Ella agitó la mano en gesto de desdén, desestimando la idea.


—Olvídalo. Pregunta a quien quieras por mi padre y te dirá lo mismo, que era un hombre íntegro y honrado. No robó nada en toda su vida.


—Es posible, pero ¿cómo explicas que el diario de Washington acabara en sus manos? ¿Y qué me dices del cartel del teatro Ford y del resto de los objetos robados que vendiste por Internet? Esas cosas no llegaron solas a la librería. Puede que tu padre no las robara, pero estuvo haciendo tratos con el ladrón.


Paula suspiró.


—Lo sé… Y lamento no haber estado con él durante los últimos años de su vida… Cuando hablábamos, limitábamos nuestras conversaciones a los amigos, nuestros planes para el fin de semana siguiente o la conferencia a la que pensara asistir. Nunca mencionó a ningún socio o cliente que despertara mis sospechas.


Pedro frunció el ceño.


—¡Maldita sea…! Necesitamos encontrar esos recibos. Es probable que el ladrón utilizara un seudónimo, pero al menos tendríamos algo por donde empezar. Ahora no tenemos nada; nada en absoluto.


—¿Y qué podemos hacer?


—Podríamos poner el diario a la venta en Internet para tenderle una trampa; pero responderían cientos de personas y no sabríamos cuál de ellas es el ladrón.


Paula asintió.


—Además, el ladrón conoce el valor de ese diario; si lo ve en Internet, sospechará… Es una pieza demasiado importante para venderla de esa forma. ¿Qué te parece si lo anunciamos en The Patriot?

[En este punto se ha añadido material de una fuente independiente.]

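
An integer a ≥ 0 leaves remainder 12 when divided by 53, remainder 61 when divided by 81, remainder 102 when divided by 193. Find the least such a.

325114

Combine the congruences pairwise.
From a ≡ 12 (mod 53) write a = 12 + 53t. Substituting into a ≡ 61 (mod 81) gives 53t ≡ 49 (mod 81), and since 53⁻¹ ≡ 26 (mod 81), t ≡ 59. Hence a ≡ 12 + 53·59 = 3139 (mod 4293).
From a ≡ 3139 (mod 4293) write a = 3139 + 4293t. Substituting into a ≡ 102 (mod 193) gives 4293t ≡ 51 (mod 193), and since 47⁻¹ ≡ 115 (mod 193), t ≡ 75. Hence a ≡ 3139 + 4293·75 = 325114 (mod 828549).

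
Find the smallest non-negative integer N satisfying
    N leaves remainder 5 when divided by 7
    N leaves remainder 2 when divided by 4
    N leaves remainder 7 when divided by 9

250

The moduli are pairwise coprime; M = 7·4·9 = 252.
M/7 = 36; 36 ≡ 1 (mod 7), inverse 1.
M/4 = 63; 63 ≡ 3 (mod 4); 3·3 ≡ 1, so inverse 3.
M/9 = 28; 28 ≡ 1 (mod 9), inverse 1.
N ≡ 5·36·1 + 2·63·3 + 7·28·1 = 754.
754 mod 252 = 250.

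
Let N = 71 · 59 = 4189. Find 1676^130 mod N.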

Pau se refería a un periódico de Concord, una localidad de
Massachusetts, que se leía mucho. No tenía sección de clasificados, pero de cuando en cuando anunciaban piezas históricas de forma discreta.


—¡Magnífica idea! —exclamó Pedro, satisfecho—. Tus colegas de profesión saben que estás haciendo inventario para vender el sobrante, así que no se extrañarán cuando vean un anuncio tuyo en The Patriot. Es el periódico preferido de los coleccionistas de verdad, de los que 
buscan objetos auténticos.


—Pero nosotros no estamos buscando a un coleccionista, sino a un ladrón. ¿Por qué querría comprar algo que ya ha vendido? Se arriesgaría mucho.


—Sí, pero necesita recuperarlo.


—¿Para qué?


—Para hacerlo desaparecer y que nadie encuentre una pista que lo acuse. Además, no se trata solamente del diario de Washington, se trata de todo lo que le vendió a tu padre, que es mucho. Ahora sabe que estamos investigando los robos y no se puede arriesgar a que vendas algo más por Internet.


—Entonces, tendremos que encontrar lo que buscamos antes de que ese canalla vuelva.


—Exactamente. ¿Por dónde empezamos? ¿Por tu casa? ¿Por el ático?


—Por el ático. No he estado allí desde que mi padre falleció. Abajo hay tantas cosas por ordenar que no he tenido tiempo —respondió—. Pero deberías saber que el ático ya estaba lleno hasta los topes cuando yo era una niña. Y mi padre no era de los que tiraban cosas.